Unter dem Mantel der Geheimhaltung spielte der Tarot
im Golden Dawn neben praktischer Magie und esoterischen Disziplinen, wie
Astrologie und Kabbala eine wesentliche Rolle. Er wurde vorwiegend als
Werkzeug zur Selbsterkennung genutzt. Eine rein divinatorische Nutzung zum
Voraussagen der Zukunft wurde verneint.
Ein beliebtes Deck innerhalb des Golden Dawn war das
von Oswald Wirth (1889), das nur die Karten der großen Arkana enthält. Es
erweitert den Marseille-Tarot um kabbalistische und esoterische Symbole.
Auch Arthur Edward Waite (1857 - 1942), Pamela Colman
Smith (1878 - 1951) und Aleister Crowley (1875 - 1947) waren Mitglieder
des Golden Dawn und sollten die Tarot-Welt zukünftig entscheidend
beeinflussen. Die Decks von Waite und Crowley gehören inzwischen zu den
Klassikern des Tarots.
Das Rider-Waite-Tarot, das Waite zusammen mit der
Malerin Pamela Colman Smith schuf, wurde 1910 veröffentlicht. Rider ist
dem Namen des Londoner Verlegers Rider & Company entnommen. Es handelt
sich hierbei um das erste Deck, welches die Zahlenkarten der kleinen
Arkana mit szenischen Bildern schmückt.
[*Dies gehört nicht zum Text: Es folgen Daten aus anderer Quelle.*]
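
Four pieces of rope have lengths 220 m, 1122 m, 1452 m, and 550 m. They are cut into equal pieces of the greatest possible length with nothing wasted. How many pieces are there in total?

152

Piece length = gcd(220, 1122, 1452, 550).
220 = 2^2 × 5 × 11
1122 = 2 × 3 × 11 × 17
1452 = 2^2 × 3 × 11^2
550 = 2 × 5^2 × 11
gcd(220, 1122, 1452, 550) = 2 × 11 = 22.
Total pieces = 220/22 + 1122/22 + 1452/22 + 550/22 = 10 + 51 + 66 + 25 = 152.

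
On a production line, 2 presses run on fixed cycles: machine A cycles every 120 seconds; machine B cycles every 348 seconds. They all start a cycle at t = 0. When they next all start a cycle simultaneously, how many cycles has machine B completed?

10 cycles

All finish a whole number of cycles simultaneously at t = LCM of the periods.
120 = 2^3 × 3 × 5
348 = 2^2 × 3 × 29
LCM(120, 348) = 2^3 × 3 × 5 × 29 = 3480.
Cycles for period 348: 3480 / 348 = 10.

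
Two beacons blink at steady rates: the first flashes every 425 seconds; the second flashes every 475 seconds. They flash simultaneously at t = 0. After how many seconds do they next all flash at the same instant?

We need the least common multiple of the intervals.
425 = 5^2 × 17
475 = 5^2 × 19
LCM(425, 475) = 5^2 × 17 × 19 = 8075.

8075 seconds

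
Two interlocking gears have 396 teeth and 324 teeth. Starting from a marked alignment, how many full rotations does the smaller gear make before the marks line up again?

11 rotations

They are all back at their starting positions together after one LCM of the periods.
396 = 2^2 × 3^2 × 11
324 = 2^2 × 3^4
LCM(396, 324) = 2^2 × 3^4 × 11 = 3564.
Rotations for period 324: 3564 / 324 = 11.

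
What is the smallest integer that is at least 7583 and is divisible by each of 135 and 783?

7830

The integer must be a common multiple of 135 and 783, so a multiple of their LCM.
135 = 3^3 × 5
783 = 3^3 × 29
LCM(135, 783) = 3^3 × 5 × 29 = 3915.
Smallest multiple of 3915 that is ≥ 7583: ⌈7583/3915⌉ × 3915 = 2 × 3915 = 7830.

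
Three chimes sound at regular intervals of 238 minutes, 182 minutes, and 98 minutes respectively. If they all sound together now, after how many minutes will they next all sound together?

21658 minutes

We need the least common multiple of the intervals.
238 = 2 × 7 × 17
182 = 2 × 7 × 13
98 = 2 × 7^2
LCM(238, 182, 98) = 2 × 7^2 × 13 × 17 = 21658.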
Inzwischen hat es sehr viele
Nachahmer gefunden.
Im Gegensatz zu Waite hat Aleister Crowley seinem
Image als Schwarzmagier immer Rechnung getragen und damit auch viele
Tarot-Kritiker auf den Plan gerufen.
Dennoch ist sein in den 40er Jahren geschaffenes Deck
sehr populär. Zunächst erschienen nur die Abbildungen seiner Karten 1944
in seinem Buch Toth (2). Während Lady Frieda Harris die Bilder malte,
fertigte Crowley eine sehr detaillierte Beschreibung an. Teile der
verwendeten Systematik sollen auf Samuel Liddel Mathers zurückgehen.
Als Deck erschien das Crowley-Tarot erst im Jahre
1969. In den großen Arkana verwendet Crowley beispielsweise anstatt
Herrscher(in) den Begriff Kaiser(in), aus Kraft wird Lust, aus
Gerechtigkeit Ausgleichung. Gegenüber dem Waite-Deck sind die Karten 8 und
11 ausgetauscht. Die kleinen Arkana verfügen zwar nicht über szenische
Bilder, vermitteln aber durch Gestaltung und Symbolik einen Eindruck der
zugrunde liegenden Stimmung.
Bekannte Decks die auf das Crowley-Tarot zurückgehen
sind u.a. das Haindl-Tarot oder das Cosmic Tribe Tarot. Auch berühmte
Künstler wie Albrecht Dürer oder Salvador Dali haben sich im Laufe der
Geschichte an Tarot-Karten versucht und regelrechte Kunstwerke geschaffen.